Assistant City Manager Ashby Gredman briefed the council on bills passed in the 2025 regular and special sessions that affect municipal operations, procurement and land use.
Gredman identified five main themes: continued state preemption pressure affecting zoning and local control; public-safety reforms including active-shooter planning requirements; expanded transparency and agenda/posting mandates; changes to procurement thresholds; and emerging-technology (AI) regulations. He noted that House Bill 1522 requires a three-business-day agenda notice and posting of taxpayer-impact statements (the city already met the new standard), and that a change in procurement thresholds (Senate Bill 1173) raised the level at which competitive procurement is triggered from $50,000 to $100,000.
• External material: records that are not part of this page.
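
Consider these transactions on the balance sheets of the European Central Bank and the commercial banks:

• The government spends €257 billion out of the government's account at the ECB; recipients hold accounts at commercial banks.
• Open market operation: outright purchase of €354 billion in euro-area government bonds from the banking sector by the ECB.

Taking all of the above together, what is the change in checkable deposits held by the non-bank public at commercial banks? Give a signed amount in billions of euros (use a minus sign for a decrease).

Government spending €257 billion: non-bank counterparties' bank balances rise → +€257B.
OMO purchase (from banks) €354 billion: the counterparty is a bank, so public deposits are unchanged → 0.
Net: 257 + 0 = +€257 billion.

+€257 billion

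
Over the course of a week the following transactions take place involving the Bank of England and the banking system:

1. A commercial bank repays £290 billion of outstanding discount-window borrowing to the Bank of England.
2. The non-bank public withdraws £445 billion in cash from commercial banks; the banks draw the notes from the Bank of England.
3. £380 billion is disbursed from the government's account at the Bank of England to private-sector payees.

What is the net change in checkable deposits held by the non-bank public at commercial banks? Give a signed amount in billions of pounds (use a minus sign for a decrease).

Bank of England balance sheet:
  Assets:      Loans to banks −£290B
  Liabilities: Bank reserves −£355B, Currency in circulation +£445B, Government deposits −£380B
Commercial banking system:
  Assets:      Reserves at CB −£355B
  Liabilities: Checkable deposits −£65B, Borrowings from CB −£290B
So the change in checkable deposits held by the non-bank public at commercial banks is -£65 billion.

-£65 billion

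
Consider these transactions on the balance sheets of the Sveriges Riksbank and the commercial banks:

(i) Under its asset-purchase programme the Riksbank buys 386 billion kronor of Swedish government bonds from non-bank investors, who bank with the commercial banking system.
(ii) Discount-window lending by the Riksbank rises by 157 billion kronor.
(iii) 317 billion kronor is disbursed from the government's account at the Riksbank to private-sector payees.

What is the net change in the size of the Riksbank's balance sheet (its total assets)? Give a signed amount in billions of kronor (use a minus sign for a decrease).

Riksbank balance sheet:
  Assets:      Securities +386B, Loans to banks +157B
  Liabilities: Bank reserves +860B, Government deposits −317B
Change in total Riksbank assets = +543 billion.

+543 billion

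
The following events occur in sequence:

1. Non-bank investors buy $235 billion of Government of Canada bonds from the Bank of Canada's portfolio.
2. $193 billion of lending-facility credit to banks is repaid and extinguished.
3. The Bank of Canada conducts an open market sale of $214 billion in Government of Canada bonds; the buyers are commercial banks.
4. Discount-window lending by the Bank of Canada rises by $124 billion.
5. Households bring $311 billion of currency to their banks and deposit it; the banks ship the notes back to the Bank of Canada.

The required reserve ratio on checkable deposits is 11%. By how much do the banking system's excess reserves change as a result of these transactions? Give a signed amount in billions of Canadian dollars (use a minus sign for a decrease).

-$215.36 billion

Asset sale (to non-banks) $235 billion: reserves −$235B, deposits −$235B.
Discount-window repayment $193 billion: reserves −$193B, deposits 0.
OMO sale (to banks) $214 billion: reserves −$214B, deposits 0.
Discount-window loan $124 billion: reserves +$124B, deposits 0.
Currency deposit $311 billion: reserves +$311B, deposits +$311B.
Totals: Δreserves = −$207B, Δdeposits = +$76B.
Δrequired reserves = 11% × +$76B = +$8.36B.
Δexcess reserves = Δreserves − Δrequired = −$207B − (+$8.36B) = -$215.36 billion.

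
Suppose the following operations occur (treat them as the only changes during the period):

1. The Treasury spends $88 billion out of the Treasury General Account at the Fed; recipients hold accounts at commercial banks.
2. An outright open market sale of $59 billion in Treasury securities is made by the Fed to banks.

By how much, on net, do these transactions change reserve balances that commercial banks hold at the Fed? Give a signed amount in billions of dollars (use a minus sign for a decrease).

+$29 billion

Government spending $88 billion: government payments flow into bank reserve accounts → +$88B.
OMO sale (to banks) $59 billion: the buying banks pay out of their reserve balances → −$59B.
Net: 88 − 59 = +$29 billion.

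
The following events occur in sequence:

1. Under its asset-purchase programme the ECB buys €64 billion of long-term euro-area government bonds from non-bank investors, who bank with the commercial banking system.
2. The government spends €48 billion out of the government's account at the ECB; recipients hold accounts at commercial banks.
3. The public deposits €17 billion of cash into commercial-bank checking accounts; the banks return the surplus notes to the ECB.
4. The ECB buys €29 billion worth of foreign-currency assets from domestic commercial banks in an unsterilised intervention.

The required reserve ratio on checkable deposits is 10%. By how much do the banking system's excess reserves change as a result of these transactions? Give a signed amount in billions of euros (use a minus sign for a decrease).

+€145.1 billion

Asset purchase (from non-banks) €64 billion: reserves +€64B, deposits +€64B.
Government spending €48 billion: reserves +€48B, deposits +€48B.
Currency deposit €17 billion: reserves +€17B, deposits +€17B.
FX purchase €29 billion: reserves +€29B, deposits 0.
Totals: Δreserves = +€158B, Δdeposits = +€129B.
Δrequired reserves = 10% × +€129B = +€12.9B.
Δexcess reserves = Δreserves − Δrequired = +€158B − (+€12.9B) = +€145.1 billion.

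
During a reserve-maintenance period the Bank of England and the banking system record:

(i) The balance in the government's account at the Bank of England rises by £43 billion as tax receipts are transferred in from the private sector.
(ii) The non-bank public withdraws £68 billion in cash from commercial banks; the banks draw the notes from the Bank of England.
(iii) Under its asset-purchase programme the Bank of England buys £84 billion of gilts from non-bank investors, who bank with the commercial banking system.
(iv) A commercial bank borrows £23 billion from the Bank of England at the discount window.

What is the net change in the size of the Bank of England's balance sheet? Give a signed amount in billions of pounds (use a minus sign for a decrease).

+£107 billion

Bank of England balance sheet:
  Assets:      Securities +£84B, Loans to banks +£23B
  Liabilities: Bank reserves −£4B, Currency in circulation +£68B, Government deposits +£43B
Commercial banking system:
  Assets:      Reserves at CB −£4B
  Liabilities: Checkable deposits −£27B, Borrowings from CB +£23B
Change in total Bank of England assets = +£107 billion.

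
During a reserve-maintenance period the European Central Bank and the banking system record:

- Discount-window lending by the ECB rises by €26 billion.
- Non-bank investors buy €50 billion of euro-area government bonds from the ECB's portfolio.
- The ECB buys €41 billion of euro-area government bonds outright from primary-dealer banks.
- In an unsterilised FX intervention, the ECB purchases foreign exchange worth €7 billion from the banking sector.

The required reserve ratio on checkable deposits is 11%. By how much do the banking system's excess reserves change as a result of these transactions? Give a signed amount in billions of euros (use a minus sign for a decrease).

+€29.5 billion

Discount-window loan €26 billion: reserves +€26B, deposits 0.
Asset sale (to non-banks) €50 billion: reserves −€50B, deposits −€50B.
OMO purchase (from banks) €41 billion: reserves +€41B, deposits 0.
FX purchase €7 billion: reserves +€7B, deposits 0.
Totals: Δreserves = +€24B, Δdeposits = −€50B.
Δrequired reserves = 11% × −€50B = −€5.5B.
Δexcess reserves = Δreserves − Δrequired = +€24B − (−€5.5B) = +€29.5 billion.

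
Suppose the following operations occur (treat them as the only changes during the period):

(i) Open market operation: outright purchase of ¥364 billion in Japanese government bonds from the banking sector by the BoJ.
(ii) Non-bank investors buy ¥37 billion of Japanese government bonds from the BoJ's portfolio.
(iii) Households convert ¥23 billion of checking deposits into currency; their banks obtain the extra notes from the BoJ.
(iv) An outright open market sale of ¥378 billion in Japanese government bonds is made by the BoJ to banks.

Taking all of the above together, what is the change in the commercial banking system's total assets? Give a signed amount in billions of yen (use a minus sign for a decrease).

BoJ balance sheet:
  Assets:      Securities −¥51B
  Liabilities: Bank reserves −¥74B, Currency in circulation +¥23B
Commercial banking system:
  Assets:      Reserves at CB −¥74B, Securities +¥14B
  Liabilities: Checkable deposits −¥60B
Change in total bank assets = -¥60 billion.

-¥60 billion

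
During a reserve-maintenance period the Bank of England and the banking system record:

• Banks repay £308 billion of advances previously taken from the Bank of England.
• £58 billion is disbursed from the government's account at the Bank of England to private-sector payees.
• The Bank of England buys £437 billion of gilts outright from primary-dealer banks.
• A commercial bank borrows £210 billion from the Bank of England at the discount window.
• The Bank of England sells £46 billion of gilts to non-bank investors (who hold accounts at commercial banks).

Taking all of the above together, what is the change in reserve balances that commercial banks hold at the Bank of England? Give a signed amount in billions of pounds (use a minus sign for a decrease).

Discount-window repayment £308 billion: repayment is debited from reserves → −£308B.
Government spending £58 billion: government payments flow into bank reserve accounts → +£58B.
OMO purchase (from banks) £437 billion: the Bank of England pays by crediting reserve accounts → +£437B.
Discount-window loan £210 billion: the loan is credited to the bank's reserve account → +£210B.
Asset sale (to non-banks) £46 billion: the non-bank buyers' banks settle from reserves → −£46B.
Net: −308 + 58 + 437 + 210 − 46 = +£351 billion.

+£351 billion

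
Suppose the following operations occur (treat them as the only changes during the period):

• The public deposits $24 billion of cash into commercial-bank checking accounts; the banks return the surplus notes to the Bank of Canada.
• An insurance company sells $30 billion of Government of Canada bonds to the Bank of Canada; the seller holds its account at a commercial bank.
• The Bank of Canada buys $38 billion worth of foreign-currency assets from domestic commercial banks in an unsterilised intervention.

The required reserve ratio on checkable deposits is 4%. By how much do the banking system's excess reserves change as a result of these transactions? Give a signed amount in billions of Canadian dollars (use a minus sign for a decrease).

Currency deposit $24 billion: reserves +$24B, deposits +$24B.
Asset purchase (from non-banks) $30 billion: reserves +$30B, deposits +$30B.
FX purchase $38 billion: reserves +$38B, deposits 0.
Totals: Δreserves = +$92B, Δdeposits = +$54B.
Δrequired reserves = 4% × +$54B = +$2.16B.
Δexcess reserves = Δreserves − Δrequired = +$92B − (+$2.16B) = +$89.84 billion.

+$89.84 billion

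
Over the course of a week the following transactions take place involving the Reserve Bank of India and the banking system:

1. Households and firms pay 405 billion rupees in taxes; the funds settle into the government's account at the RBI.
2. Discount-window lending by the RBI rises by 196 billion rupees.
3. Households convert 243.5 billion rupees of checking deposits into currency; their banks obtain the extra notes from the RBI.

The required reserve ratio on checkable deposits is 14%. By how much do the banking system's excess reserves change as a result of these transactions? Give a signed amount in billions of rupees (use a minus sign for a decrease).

-361.71 billion

Government account inflow 405 billion rupees: reserves −405B, deposits −405B.
Discount-window loan 196 billion rupees: reserves +196B, deposits 0.
Currency withdrawal 243.5 billion rupees: reserves −243.5B, deposits −243.5B.
Totals: Δreserves = −452.5B, Δdeposits = −648.5B.
Δrequired reserves = 14% × −648.5B = −90.79B.
Δexcess reserves = Δreserves − Δrequired = −452.5B − (−90.79B) = -361.71 billion.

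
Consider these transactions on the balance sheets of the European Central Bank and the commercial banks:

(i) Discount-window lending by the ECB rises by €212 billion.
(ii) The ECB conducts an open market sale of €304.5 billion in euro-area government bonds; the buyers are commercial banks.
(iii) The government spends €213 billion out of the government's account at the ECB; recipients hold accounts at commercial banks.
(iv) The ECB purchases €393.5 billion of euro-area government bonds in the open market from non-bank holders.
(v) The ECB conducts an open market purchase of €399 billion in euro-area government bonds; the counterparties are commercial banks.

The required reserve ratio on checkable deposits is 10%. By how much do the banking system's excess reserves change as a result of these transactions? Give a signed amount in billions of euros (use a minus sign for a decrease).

Discount-window loan €212 billion: reserves +€212B, deposits 0.
OMO sale (to banks) €304.5 billion: reserves −€304.5B, deposits 0.
Government spending €213 billion: reserves +€213B, deposits +€213B.
Asset purchase (from non-banks) €393.5 billion: reserves +€393.5B, deposits +€393.5B.
OMO purchase (from banks) €399 billion: reserves +€399B, deposits 0.
Totals: Δreserves = +€913B, Δdeposits = +€606.5B.
Δrequired reserves = 10% × +€606.5B = +€60.65B.
Δexcess reserves = Δreserves − Δrequired = +€913B − (+€60.65B) = +€852.35 billion.

+€852.35 billion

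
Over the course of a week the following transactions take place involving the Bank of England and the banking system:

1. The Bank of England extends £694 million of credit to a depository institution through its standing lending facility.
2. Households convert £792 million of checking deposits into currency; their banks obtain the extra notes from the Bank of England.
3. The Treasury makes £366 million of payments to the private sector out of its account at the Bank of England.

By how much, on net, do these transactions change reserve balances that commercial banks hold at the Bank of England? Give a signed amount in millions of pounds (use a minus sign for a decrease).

+£268 million

Discount-window loan £694 million: the loan is credited to the bank's reserve account → +£694M.
Currency withdrawal £792 million: banks swap reserves for currency → −£792M.
Government spending £366 million: government payments flow into bank reserve accounts → +£366M.
Net: 694 − 792 + 366 = +£268 million.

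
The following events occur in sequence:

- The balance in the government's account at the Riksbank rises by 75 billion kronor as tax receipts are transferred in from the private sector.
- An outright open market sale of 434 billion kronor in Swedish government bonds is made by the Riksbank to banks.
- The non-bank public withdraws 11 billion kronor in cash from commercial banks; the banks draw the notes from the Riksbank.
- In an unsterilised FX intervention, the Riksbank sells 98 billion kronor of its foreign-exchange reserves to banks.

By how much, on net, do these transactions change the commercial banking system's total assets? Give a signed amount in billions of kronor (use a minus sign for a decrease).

Riksbank balance sheet:
  Assets:      Securities −434B, Foreign assets −98B
  Liabilities: Bank reserves −618B, Currency in circulation +11B, Government deposits +75B
Commercial banking system:
  Assets:      Reserves at CB −618B, Securities +434B, Foreign assets +98B
  Liabilities: Checkable deposits −86B
Change in total bank assets = -86 billion.

-86 billion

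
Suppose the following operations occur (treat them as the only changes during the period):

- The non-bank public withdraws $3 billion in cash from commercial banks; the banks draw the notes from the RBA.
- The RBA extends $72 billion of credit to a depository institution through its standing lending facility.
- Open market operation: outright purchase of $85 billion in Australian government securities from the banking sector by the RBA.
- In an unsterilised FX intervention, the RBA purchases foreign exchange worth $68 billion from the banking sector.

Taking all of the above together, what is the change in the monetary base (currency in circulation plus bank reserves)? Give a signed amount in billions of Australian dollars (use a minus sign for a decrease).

RBA balance sheet:
  Assets:      Securities +$85B, Loans to banks +$72B, Foreign assets +$68B
  Liabilities: Bank reserves +$222B, Currency in circulation +$3B
Monetary base = currency + reserves: +$3B + (+$222B) = +$225 billion.

+$225 billion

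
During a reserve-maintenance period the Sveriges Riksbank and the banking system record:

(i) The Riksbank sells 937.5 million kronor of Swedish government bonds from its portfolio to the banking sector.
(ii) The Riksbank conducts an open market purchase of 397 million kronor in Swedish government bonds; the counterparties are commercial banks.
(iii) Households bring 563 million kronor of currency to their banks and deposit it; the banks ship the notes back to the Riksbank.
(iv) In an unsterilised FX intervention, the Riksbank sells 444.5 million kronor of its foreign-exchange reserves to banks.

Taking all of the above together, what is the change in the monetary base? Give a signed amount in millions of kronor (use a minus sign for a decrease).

OMO sale (to banks) 937.5 million kronor: Riksbank balance sheet contracts → −937.5M.
OMO purchase (from banks) 397 million kronor: Riksbank balance sheet expands → +397M.
Currency deposit 563 million kronor: just a shift between currency and reserves — both are base money → 0.
FX sale 444.5 million kronor: Riksbank balance sheet contracts → −444.5M.
Net: −937.5 + 397 + 0 − 444.5 = -985 million.

-985 million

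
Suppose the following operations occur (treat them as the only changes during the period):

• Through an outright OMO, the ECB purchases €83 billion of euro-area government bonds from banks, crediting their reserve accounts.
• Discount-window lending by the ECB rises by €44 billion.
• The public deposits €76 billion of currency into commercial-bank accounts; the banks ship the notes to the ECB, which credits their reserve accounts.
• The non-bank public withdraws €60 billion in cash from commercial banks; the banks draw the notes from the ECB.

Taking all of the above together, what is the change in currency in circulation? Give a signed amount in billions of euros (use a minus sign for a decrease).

-€16 billion

ECB balance sheet:
  Assets:      Securities +€83B, Loans to banks +€44B
  Liabilities: Bank reserves +€143B, Currency in circulation −€16B
So the change in currency in circulation is -€16 billion.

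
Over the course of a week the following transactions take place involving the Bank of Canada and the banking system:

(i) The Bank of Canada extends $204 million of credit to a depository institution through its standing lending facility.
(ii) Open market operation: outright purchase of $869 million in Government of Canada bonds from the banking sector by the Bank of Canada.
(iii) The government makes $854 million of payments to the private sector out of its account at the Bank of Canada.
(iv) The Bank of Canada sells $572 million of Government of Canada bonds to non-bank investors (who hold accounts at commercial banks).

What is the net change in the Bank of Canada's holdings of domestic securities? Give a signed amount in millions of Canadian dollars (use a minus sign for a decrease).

Discount-window loan $204 million: the Bank of Canada's securities portfolio is untouched → 0.
OMO purchase (from banks) $869 million: securities added to the Bank of Canada's portfolio → +$869M.
Government spending $854 million: the Bank of Canada's securities portfolio is untouched → 0.
Asset sale (to non-banks) $572 million: securities removed from the Bank of Canada's portfolio → −$572M.
Net: 0 + 869 + 0 − 572 = +$297 million.

+$297 million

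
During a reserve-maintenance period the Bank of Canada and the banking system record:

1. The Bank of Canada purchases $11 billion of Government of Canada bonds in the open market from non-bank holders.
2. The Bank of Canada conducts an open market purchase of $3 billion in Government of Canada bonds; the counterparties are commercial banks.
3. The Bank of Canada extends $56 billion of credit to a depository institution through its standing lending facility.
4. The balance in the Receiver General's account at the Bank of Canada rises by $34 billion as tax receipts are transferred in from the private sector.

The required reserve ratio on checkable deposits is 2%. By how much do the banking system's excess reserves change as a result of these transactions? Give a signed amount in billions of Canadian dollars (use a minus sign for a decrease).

Asset purchase (from non-banks) $11 billion: reserves +$11B, deposits +$11B.
OMO purchase (from banks) $3 billion: reserves +$3B, deposits 0.
Discount-window loan $56 billion: reserves +$56B, deposits 0.
Government account inflow $34 billion: reserves −$34B, deposits −$34B.
Totals: Δreserves = +$36B, Δdeposits = −$23B.
Δrequired reserves = 2% × −$23B = −$0.46B.
Δexcess reserves = Δreserves − Δrequired = +$36B − (−$0.46B) = +$36.46 billion.

+$36.46 billion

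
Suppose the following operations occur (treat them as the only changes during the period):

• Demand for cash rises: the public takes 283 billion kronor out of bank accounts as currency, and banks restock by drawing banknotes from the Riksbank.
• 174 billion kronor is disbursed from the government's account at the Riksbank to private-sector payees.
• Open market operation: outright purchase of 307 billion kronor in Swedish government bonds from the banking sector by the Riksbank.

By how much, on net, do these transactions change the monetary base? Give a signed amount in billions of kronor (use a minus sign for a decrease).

Riksbank balance sheet:
  Assets:      Securities +307B
  Liabilities: Bank reserves +198B, Currency in circulation +283B, Government deposits −174B
Monetary base = currency + reserves: +283B + (+198B) = +481 billion.

+481 billion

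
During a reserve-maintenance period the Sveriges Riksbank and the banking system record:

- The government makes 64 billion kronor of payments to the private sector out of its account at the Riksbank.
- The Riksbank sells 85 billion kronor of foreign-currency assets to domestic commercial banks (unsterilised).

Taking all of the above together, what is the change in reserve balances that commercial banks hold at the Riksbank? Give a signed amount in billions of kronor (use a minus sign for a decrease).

Riksbank balance sheet:
  Assets:      Foreign assets −85B
  Liabilities: Bank reserves −21B, Government deposits −64B
So the change in reserve balances that commercial banks hold at the Riksbank is -21 billion.

-21 billion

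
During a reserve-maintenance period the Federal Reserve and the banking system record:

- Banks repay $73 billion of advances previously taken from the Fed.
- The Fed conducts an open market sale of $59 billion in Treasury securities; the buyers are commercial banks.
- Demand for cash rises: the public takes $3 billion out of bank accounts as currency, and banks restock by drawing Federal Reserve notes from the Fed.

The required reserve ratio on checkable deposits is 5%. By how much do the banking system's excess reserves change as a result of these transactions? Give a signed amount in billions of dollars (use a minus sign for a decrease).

Discount-window repayment $73 billion: reserves −$73B, deposits 0.
OMO sale (to banks) $59 billion: reserves −$59B, deposits 0.
Currency withdrawal $3 billion: reserves −$3B, deposits −$3B.
Totals: Δreserves = −$135B, Δdeposits = −$3B.
Δrequired reserves = 5% × −$3B = −$0.15B.
Δexcess reserves = Δreserves − Δrequired = −$135B − (−$0.15B) = -$134.85 billion.

-$134.85 billion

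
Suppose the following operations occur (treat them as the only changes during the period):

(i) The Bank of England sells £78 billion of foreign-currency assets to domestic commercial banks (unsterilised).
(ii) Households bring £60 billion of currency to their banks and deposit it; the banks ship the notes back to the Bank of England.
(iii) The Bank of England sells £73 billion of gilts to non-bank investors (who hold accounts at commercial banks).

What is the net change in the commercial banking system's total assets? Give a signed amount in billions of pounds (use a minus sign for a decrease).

-£13 billion

FX sale £78 billion: just an asset swap on bank balance sheets → 0.
Currency deposit £60 billion: bank balance sheets expand → +£60B.
Asset sale (to non-banks) £73 billion: bank balance sheets shrink → −£73B.
Net: 0 + 60 − 73 = -£13 billion.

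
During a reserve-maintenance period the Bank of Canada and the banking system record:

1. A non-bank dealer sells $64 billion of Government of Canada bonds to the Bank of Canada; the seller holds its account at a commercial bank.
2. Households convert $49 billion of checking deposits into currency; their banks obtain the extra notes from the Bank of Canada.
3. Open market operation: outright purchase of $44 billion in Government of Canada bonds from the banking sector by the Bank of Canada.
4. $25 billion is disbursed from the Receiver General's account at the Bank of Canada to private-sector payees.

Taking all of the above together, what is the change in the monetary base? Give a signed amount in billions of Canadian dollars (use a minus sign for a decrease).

Asset purchase (from non-banks) $64 billion: Bank of Canada balance sheet expands → +$64B.
Currency withdrawal $49 billion: just a shift between currency and reserves — both are base money → 0.
OMO purchase (from banks) $44 billion: Bank of Canada balance sheet expands → +$44B.
Government spending $25 billion: a non-base liability converts back to reserves → +$25B.
Net: 64 + 0 + 44 + 25 = +$133 billion.

+$133 billion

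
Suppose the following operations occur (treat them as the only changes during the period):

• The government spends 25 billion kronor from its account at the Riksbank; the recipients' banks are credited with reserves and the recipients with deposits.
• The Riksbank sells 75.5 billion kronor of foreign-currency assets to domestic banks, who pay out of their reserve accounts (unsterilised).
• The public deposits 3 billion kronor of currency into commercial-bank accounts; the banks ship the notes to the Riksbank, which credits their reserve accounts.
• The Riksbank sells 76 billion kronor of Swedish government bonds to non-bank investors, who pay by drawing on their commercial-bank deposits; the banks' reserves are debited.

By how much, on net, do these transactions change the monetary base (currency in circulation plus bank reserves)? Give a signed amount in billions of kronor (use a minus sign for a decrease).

Government spending 25 billion kronor: a non-base liability converts back to reserves → +25B.
FX sale 75.5 billion kronor: Riksbank balance sheet contracts → −75.5B.
Currency deposit 3 billion kronor: just a shift between currency and reserves — both are base money → 0.
Asset sale (to non-banks) 76 billion kronor: Riksbank balance sheet contracts → −76B.
Net: 25 − 75.5 + 0 − 76 = -126.5 billion.

-126.5 billion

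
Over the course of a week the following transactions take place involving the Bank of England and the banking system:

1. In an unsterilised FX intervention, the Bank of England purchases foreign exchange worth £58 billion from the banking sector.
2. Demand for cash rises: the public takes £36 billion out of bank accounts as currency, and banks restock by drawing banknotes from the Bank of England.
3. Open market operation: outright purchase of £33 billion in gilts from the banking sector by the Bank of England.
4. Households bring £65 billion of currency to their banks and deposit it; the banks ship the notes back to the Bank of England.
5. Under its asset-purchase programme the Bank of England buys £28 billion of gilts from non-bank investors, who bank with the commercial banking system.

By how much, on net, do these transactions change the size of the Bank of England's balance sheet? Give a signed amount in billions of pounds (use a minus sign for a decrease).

+£119 billion

FX purchase £58 billion: a Bank of England asset is acquired → +£58B.
Currency withdrawal £36 billion: only the composition of liabilities changes → 0.
OMO purchase (from banks) £33 billion: a Bank of England asset is acquired → +£33B.
Currency deposit £65 billion: only the composition of liabilities changes → 0.
Asset purchase (from non-banks) £28 billion: a Bank of England asset is acquired → +£28B.
Net: 58 + 0 + 33 + 0 + 28 = +£119 billion.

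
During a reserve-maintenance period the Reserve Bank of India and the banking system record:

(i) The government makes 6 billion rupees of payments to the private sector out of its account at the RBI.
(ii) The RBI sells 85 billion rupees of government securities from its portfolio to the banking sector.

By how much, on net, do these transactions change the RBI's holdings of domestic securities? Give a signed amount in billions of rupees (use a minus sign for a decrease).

-85 billion

Government spending 6 billion rupees: the RBI's securities portfolio is untouched → 0.
OMO sale (to banks) 85 billion rupees: securities removed from the RBI's portfolio → −85B.
Net: 0 − 85 = -85 billion.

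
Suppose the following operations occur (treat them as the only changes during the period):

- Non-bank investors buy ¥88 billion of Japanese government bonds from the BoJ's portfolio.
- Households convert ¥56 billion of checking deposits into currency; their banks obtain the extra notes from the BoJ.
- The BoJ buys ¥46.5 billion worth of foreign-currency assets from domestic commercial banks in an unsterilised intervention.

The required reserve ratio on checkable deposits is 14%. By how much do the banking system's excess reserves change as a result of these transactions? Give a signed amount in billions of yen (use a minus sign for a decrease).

-¥77.34 billion

Asset sale (to non-banks) ¥88 billion: reserves −¥88B, deposits −¥88B.
Currency withdrawal ¥56 billion: reserves −¥56B, deposits −¥56B.
FX purchase ¥46.5 billion: reserves +¥46.5B, deposits 0.
Totals: Δreserves = −¥97.5B, Δdeposits = −¥144B.
Δrequired reserves = 14% × −¥144B = −¥20.16B.
Δexcess reserves = Δreserves − Δrequired = −¥97.5B − (−¥20.16B) = -¥77.34 billion.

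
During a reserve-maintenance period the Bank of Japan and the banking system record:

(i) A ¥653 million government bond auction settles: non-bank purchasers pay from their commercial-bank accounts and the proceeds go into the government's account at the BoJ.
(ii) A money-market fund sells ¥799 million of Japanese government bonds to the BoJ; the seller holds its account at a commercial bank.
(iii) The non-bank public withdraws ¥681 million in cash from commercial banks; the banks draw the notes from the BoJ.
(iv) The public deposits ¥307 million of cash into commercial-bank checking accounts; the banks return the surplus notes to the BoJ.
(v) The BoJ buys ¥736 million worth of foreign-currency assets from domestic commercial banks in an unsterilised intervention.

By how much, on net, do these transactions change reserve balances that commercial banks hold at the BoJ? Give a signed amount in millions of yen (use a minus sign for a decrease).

BoJ balance sheet:
  Assets:      Securities +¥799M, Foreign assets +¥736M
  Liabilities: Bank reserves +¥508M, Currency in circulation +¥374M, Government deposits +¥653M
Commercial banking system:
  Assets:      Reserves at CB +¥508M, Foreign assets −¥736M
  Liabilities: Checkable deposits −¥228M
So the change in reserve balances that commercial banks hold at the BoJ is +¥508 million.

+¥508 million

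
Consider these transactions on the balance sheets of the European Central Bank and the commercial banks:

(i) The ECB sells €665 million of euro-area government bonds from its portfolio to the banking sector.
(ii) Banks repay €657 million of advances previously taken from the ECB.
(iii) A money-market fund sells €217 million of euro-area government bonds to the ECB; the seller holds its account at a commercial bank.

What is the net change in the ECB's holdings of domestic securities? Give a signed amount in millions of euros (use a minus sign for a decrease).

OMO sale (to banks) €665 million: securities removed from the ECB's portfolio → −€665M.
Discount-window repayment €657 million: the ECB's securities portfolio is untouched → 0.
Asset purchase (from non-banks) €217 million: securities added to the ECB's portfolio → +€217M.
Net: −665 + 0 + 217 = -€448 million.

-€448 million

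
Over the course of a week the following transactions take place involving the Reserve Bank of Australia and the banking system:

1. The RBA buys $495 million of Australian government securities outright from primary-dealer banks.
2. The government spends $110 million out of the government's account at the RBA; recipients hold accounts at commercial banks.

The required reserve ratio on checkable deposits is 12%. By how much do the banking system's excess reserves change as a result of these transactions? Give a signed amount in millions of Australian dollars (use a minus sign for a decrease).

+$591.8 million

OMO purchase (from banks) $495 million: reserves +$495M, deposits 0.
Government spending $110 million: reserves +$110M, deposits +$110M.
Totals: Δreserves = +$605M, Δdeposits = +$110M.
Δrequired reserves = 12% × +$110M = +$13.2M.
Δexcess reserves = Δreserves − Δrequired = +$605M − (+$13.2M) = +$591.8 million.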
Gredman reviewed several other items of local interest: bills affecting written-protest thresholds for rezoning (House Bill 24), preemption steps related to food establishments' sound regulation (Senate Bill 1008), and wildfire-risk study requirements (Senate Bill 34). He also mentioned bills tied to municipal-court privacy protections and active-shooter preparedness (House Bill 33). Several bills relating to HOT carveouts were discussed; staff noted a municipal carve-out for sports events did not pass and will be pursued again.
The council requested continued monitoring of the bills' implementation, an assessment of new compliance burdens and follow-up on any operational changes needed to implement the new statutory requirements.